Almost everyone gets infected by Human Papillomavirus (HPV), a group of viruses, at some point in their lives, often without exhibiting any symptoms. However, persistent infections by over a dozen types of HPV can lead to cervical cancer. Early detection and effective management of this condition can prevent it and even cure it. A new affordable, point-of-care DNA test for HPV infections now holds promise to make cervical cancer screening more accessible in low and middle-income countries, where the disease claims the lives of over 300,000 women annually.

A team of bioengineers at Rice University (Houston, TX, USA) spent over two years developing a DNA testing platform that merges two technologies - isothermal DNA amplification and lateral flow detection. This combination significantly simplifies the equipment needs and testing procedures. The researchers demonstrated that the platform could deliver clinically relevant results on samples collected from clinical sites in the U.S. and Mozambique. Their six-step test for HPV16 and HPV18 - two types responsible for approximately 70% of cervical cancer cases - yielded results in just 45 minutes.

The HPV test required only two pieces of equipment. The first, a small centrifuge, is widely available for about USD 500. The second, a specifically-designed dual-chamber heater called NATflow, enabled the researchers to use disposable cartridges, mitigating the risk of false positives due to workspace contamination - a significant hurdle in point-of-care molecular testing. If produced on a large scale, each NATflow platform and test cartridges would cost around USD 500 and less than USD 5 per test, respectively. However, before it is ready for widespread use, the HPV test needs to be adapted to detect more cancer-causing types of HPV and undergo additional clinical tests.
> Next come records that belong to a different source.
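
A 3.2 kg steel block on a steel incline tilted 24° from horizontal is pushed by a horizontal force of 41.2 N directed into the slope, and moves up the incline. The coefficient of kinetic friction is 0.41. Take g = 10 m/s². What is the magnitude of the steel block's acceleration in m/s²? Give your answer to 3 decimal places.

The horizontal push has components F cos 24° = 41.2 × 0.9135 = 37.636 N up the incline and F sin 24° = 41.2 × 0.4067 = 16.756 N pressing into the surface.
The normal force is therefore N = mg cos 24° + F sin 24° = 29.232 + 16.756 = 45.988 N, and kinetic friction down the slope is μN = 0.41 × 45.988 = 18.855 N.
Along the incline: F cos 24° − mg sin 24° − μN = ma, so 37.636 − 13.014 − 18.855 = 3.2 a, giving a = 1.8022 m/s².

1.802 m/s²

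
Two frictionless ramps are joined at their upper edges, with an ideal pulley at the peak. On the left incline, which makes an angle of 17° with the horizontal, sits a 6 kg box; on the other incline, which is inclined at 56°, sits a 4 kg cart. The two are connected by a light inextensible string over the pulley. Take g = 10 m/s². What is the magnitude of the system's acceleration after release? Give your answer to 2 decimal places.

Resolve each weight along its own incline: the 6 kg mass has component 6 × 10 × sin 17° = 17.542 N down its slope, and the 4 kg mass has 4 × 10 × sin 56° = 33.162 N down its slope.
The 4 kg side's 33.162 N exceeds the other side's 17.542 N, so that mass slides down and the 6 kg mass slides up. Taking that direction as positive, Newton's second law for the whole system gives 33.162 − 17.542 = (6 + 4) a, so a = 15.620 / 10 = 1.5620 m/s².

1.56 m/s²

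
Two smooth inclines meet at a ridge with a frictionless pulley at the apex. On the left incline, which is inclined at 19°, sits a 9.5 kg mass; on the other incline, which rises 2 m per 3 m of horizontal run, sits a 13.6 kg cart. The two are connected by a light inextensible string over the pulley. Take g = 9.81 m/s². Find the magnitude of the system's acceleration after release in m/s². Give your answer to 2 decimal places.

1.89 m/s²

Resolve each weight along its own incline: the 9.5 kg mass has component 9.5 × 9.81 × sin 19° = 30.341 N down its slope, and the 13.6 kg mass has 13.6 × 9.81 × sin 33.69° = 74.006 N down its slope.
The 13.6 kg side's 74.006 N exceeds the other side's 30.341 N, so that mass slides down and the 9.5 kg mass slides up. Taking that direction as positive, Newton's second law for the whole system gives 74.006 − 30.341 = (9.5 + 13.6) a, so a = 43.665 / 23.1 = 1.8903 m/s².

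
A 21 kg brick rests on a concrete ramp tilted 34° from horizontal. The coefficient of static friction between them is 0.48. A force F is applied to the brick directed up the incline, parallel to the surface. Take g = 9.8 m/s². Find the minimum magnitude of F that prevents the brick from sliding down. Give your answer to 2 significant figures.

33 N

The normal force is N = mg cos 34° = 170.616 N. With F at its minimum the brick is on the verge of sliding down, so static friction is at its maximum μ_s N = 0.48 × 170.616 = 81.896 N and acts up the slope.
Equilibrium along the incline: F + μ_s N = mg sin 34°, so F = 115.082 − 81.896 = 33.186 N.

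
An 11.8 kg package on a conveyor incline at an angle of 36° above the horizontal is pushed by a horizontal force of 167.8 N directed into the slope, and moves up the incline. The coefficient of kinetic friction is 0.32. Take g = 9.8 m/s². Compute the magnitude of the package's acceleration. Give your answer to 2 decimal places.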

As the researchers point out, studies have consistently proven that HPV screening is the most effective strategy to prevent cervical cancer, and DNA testing is the most efficient way to screen for HPV infections.

“We know what we need to do to prevent cervical cancer,” said study first author Kathryn Kundrod, a cancer prevention fellow at the National Cancer Institute and senior advisor for cancer moonshot policy coordination at the White House Office of Science and Technology Policy. “It’s really a matter of access at this point, and that’s one reason this study is exciting from a global health perspective. It demonstrates a testing process that could potentially be combined with point-of-care diagnostic and treatment technologies to allow women who’ve never had access to be screened and treated in a single visit in settings like a small clinic or a mobile diagnostic van.”
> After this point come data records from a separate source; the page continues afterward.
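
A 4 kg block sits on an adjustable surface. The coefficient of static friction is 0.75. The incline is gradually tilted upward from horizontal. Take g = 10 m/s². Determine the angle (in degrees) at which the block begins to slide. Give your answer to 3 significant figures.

At the threshold of sliding, static friction is at its maximum μ_s N and exactly balances the weight component along the incline: mg sin θ = μ_s mg cos θ.
Hence tan θ = μ_s = 0.75, so θ = arctan(0.75) = 36.8699°.

36.9°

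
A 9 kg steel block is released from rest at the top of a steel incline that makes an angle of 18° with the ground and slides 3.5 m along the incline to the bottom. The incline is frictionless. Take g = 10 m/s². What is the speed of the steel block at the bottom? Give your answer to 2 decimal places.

The weight component along the incline is mg sin 18° = 27.812 N and the normal force is N = mg cos 18° = 85.595 N.
With no friction, a = g sin 18° = 3.0902 m/s².
Starting from rest over a distance of 3.5 m, v² = 2aL = 2 × 3.0902 × 3.5 = 21.6314, so v = 4.6510 m/s.

4.65 m/s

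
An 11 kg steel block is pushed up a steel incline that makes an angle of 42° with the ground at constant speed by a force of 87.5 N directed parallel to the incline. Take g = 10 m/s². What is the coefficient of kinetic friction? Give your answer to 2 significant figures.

At constant speed ΣF = 0 along the incline. The applied 87.5 N acts up the slope; the weight component mg sin 42° = 73.604 N and kinetic friction μN both act down the slope.
So 87.5 = 73.604 + μ × 81.746, giving μ = (87.5 − 73.604) / 81.746 = 0.1700.

0.17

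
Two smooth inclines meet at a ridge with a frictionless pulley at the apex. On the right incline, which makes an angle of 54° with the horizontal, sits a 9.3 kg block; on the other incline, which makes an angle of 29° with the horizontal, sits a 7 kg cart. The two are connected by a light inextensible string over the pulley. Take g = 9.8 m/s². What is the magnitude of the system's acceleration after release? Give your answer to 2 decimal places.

Resolve each weight along its own incline: the 9.3 kg mass has component 9.3 × 9.8 × sin 54° = 73.734 N down its slope, and the 7 kg mass has 7 × 9.8 × sin 29° = 33.258 N down its slope.
The 9.3 kg side's 73.734 N exceeds the other side's 33.258 N, so that mass slides down and the 7 kg mass slides up. Taking that direction as positive, Newton's second law for the whole system gives 73.734 − 33.258 = (9.3 + 7) a, so a = 40.476 / 16.3 = 2.4832 m/s².

2.48 m/s²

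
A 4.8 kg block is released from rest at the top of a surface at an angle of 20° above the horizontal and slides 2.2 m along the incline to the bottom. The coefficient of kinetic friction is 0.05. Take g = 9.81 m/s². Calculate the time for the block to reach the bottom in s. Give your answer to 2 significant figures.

1.2 s

The weight component along the incline is mg sin 20° = 16.105 N and the normal force is N = mg cos 20° = 44.248 N.
Friction up the slope is f = μN = 0.05 × 44.248 = 2.212 N, so the net downslope force is 16.105 − 2.212 = 13.893 N and a = 13.893 / 4.8 = 2.8944 m/s².
Starting from rest, L = ½at², so t = √(2L/a) = √(2 × 2.2 / 2.8944) = 1.2330 s.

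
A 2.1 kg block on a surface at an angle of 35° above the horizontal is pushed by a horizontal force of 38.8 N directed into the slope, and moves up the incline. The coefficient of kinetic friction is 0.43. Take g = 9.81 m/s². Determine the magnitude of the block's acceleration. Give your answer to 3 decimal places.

1.496 m/s²

The horizontal push has components F cos 35° = 38.8 × 0.8192 = 31.785 N up the incline and F sin 35° = 38.8 × 0.5736 = 22.256 N pressing into the surface.
The normal force is therefore N = mg cos 35° + F sin 35° = 16.876 + 22.256 = 39.132 N, and kinetic friction down the slope is μN = 0.43 × 39.132 = 16.827 N.
Along the incline: F cos 35° − mg sin 35° − μN = ma, so 31.785 − 11.817 − 16.827 = 2.1 a, giving a = 1.4957 m/s².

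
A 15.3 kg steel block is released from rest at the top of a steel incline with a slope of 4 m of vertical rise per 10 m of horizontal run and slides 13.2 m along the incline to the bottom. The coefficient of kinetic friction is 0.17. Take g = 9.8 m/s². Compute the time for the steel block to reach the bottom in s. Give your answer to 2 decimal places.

The weight component along the incline is mg sin 21.80° = 55.686 N and the normal force is N = mg cos 21.80° = 139.216 N.
Friction up the slope is f = μN = 0.17 × 139.216 = 23.667 N, so the net downslope force is 55.686 − 23.667 = 32.019 N and a = 32.019 / 15.3 = 2.0927 m/s².
Starting from rest, L = ½at², so t = √(2L/a) = √(2 × 13.2 / 2.0927) = 3.5518 s.

3.55 s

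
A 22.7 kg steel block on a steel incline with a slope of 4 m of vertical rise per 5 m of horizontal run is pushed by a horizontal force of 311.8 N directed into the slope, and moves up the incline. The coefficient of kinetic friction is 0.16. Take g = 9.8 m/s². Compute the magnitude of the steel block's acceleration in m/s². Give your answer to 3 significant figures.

2.01 m/s²

The horizontal push has components F cos 38.66° = 311.8 × 0.7809 = 243.485 N up the incline and F sin 38.66° = 311.8 × 0.6247 = 194.781 N pressing into the surface.
The normal force is therefore N = mg cos 38.66° + F sin 38.66° = 173.719 + 194.781 = 368.500 N, and kinetic friction down the slope is μN = 0.16 × 368.500 = 58.960 N.
Along the incline: F cos 38.66° − mg sin 38.66° − μN = ma, so 243.485 − 138.971 − 58.960 = 22.7 a, giving a = 2.0068 m/s².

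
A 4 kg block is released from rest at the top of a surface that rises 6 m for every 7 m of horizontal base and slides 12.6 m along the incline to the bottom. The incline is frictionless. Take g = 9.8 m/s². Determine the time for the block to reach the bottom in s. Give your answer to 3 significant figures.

The weight component along the incline is mg sin 40.60° = 25.511 N and the normal force is N = mg cos 40.60° = 29.763 N.
With no friction, a = g sin 40.60° = 6.3778 m/s².
Starting from rest, L = ½at², so t = √(2L/a) = √(2 × 12.6 / 6.3778) = 1.9878 s.

1.99 s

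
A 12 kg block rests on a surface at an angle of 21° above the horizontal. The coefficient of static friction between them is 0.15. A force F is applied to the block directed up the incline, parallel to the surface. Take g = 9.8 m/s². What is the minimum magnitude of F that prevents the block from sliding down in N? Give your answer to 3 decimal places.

The normal force is N = mg cos 21° = 109.789 N. With F at its minimum the block is on the verge of sliding down, so static friction is at its maximum μ_s N = 0.15 × 109.789 = 16.468 N and acts up the slope.
Equilibrium along the incline: F + μ_s N = mg sin 21°, so F = 42.144 − 16.468 = 25.676 N.

25.676 N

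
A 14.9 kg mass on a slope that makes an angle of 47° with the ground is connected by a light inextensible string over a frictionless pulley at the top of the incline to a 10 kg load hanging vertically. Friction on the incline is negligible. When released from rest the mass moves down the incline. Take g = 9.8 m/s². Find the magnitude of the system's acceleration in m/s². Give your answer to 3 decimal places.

For the mass on the incline: the weight component along the slope is m₁g sin 47° = 14.9 × 9.8 × 0.7314 = 106.799 N and the normal force is N = m₁g cos 47° = 99.585 N.
Newton's second law for the mass (down-slope positive): 106.799 − T = 14.9 a. For the hanging load (upward positive): T − 10 × 9.8 = 10 a.
Adding the two equations eliminates T: 8.799 = 24.9 a, so a = 0.3534 m/s².

0.353 m/s²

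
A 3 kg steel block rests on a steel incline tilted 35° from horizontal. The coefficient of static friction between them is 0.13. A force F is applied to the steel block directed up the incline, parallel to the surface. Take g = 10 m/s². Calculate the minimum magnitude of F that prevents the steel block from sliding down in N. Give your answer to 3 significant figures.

14.0 N

The normal force is N = mg cos 35° = 24.575 N. With F at its minimum the steel block is on the verge of sliding down, so static friction is at its maximum μ_s N = 0.13 × 24.575 = 3.195 N and acts up the slope.
Equilibrium along the incline: F + μ_s N = mg sin 35°, so F = 17.207 − 3.195 = 14.012 N.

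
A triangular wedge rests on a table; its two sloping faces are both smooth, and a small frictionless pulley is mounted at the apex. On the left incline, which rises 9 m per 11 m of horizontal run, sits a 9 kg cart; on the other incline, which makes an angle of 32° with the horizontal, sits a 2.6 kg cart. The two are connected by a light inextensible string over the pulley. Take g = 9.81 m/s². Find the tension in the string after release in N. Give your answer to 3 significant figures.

23.0 N

Resolve each weight along its own incline: the 9 kg mass has component 9 × 9.81 × sin 39.29° = 55.909 N down its slope, and the 2.6 kg mass has 2.6 × 9.81 × sin 32° = 13.516 N down its slope.
The 9 kg side's 55.909 N exceeds the other side's 13.516 N, so that mass slides down and the 2.6 kg mass slides up. Taking that direction as positive, Newton's second law for the whole system gives 55.909 − 13.516 = (9 + 2.6) a, so a = 42.393 / 11.6 = 3.6546 m/s².
For the 2.6 kg mass (up-slope positive): T − 13.516 = 2.6 × 3.6546, so T = 23.018 N.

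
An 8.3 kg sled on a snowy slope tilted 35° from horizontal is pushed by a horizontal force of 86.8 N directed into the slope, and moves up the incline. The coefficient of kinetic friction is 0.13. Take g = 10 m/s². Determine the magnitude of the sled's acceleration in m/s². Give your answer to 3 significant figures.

0.986 m/s²

The horizontal push has components F cos 35° = 86.8 × 0.8192 = 71.107 N up the incline and F sin 35° = 86.8 × 0.5736 = 49.788 N pressing into the surface.
The normal force is therefore N = mg cos 35° + F sin 35° = 67.994 + 49.788 = 117.782 N, and kinetic friction down the slope is μN = 0.13 × 117.782 = 15.312 N.
Along the incline: F cos 35° − mg sin 35° − μN = ma, so 71.107 − 47.609 − 15.312 = 8.3 a, giving a = 0.9863 m/s².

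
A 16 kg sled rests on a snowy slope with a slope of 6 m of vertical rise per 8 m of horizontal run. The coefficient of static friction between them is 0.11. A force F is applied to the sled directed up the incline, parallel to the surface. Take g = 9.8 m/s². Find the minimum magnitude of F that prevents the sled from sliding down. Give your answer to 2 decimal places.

The normal force is N = mg cos 36.87° = 125.440 N. With F at its minimum the sled is on the verge of sliding down, so static friction is at its maximum μ_s N = 0.11 × 125.440 = 13.798 N and acts up the slope.
Equilibrium along the incline: F + μ_s N = mg sin 36.87°, so F = 94.080 − 13.798 = 80.282 N.

80.28 N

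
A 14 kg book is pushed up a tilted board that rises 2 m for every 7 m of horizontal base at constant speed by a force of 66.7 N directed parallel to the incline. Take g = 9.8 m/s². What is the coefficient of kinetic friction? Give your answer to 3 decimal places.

0.220

At constant speed ΣF = 0 along the incline. The applied 66.7 N acts up the slope; the weight component mg sin 15.95° = 37.692 N and kinetic friction μN both act down the slope.
So 66.7 = 37.692 + μ × 131.921, giving μ = (66.7 − 37.692) / 131.921 = 0.2199.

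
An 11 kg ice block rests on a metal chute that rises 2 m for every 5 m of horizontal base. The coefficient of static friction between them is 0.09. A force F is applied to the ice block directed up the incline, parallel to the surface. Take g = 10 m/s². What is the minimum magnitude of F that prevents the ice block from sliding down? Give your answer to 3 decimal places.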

“The platform is the other thing that makes this exciting, because it can easily be adapted for DNA tests for other diseases,” added Kundrod. “Preventing contamination has been a huge problem for DNA-based point-of-care tests. This is one of the first platforms to address that, and so far it’s the only one to solve that in a way where all the pieces can be easily manufactured with injection molding, which is important from a cost perspective.”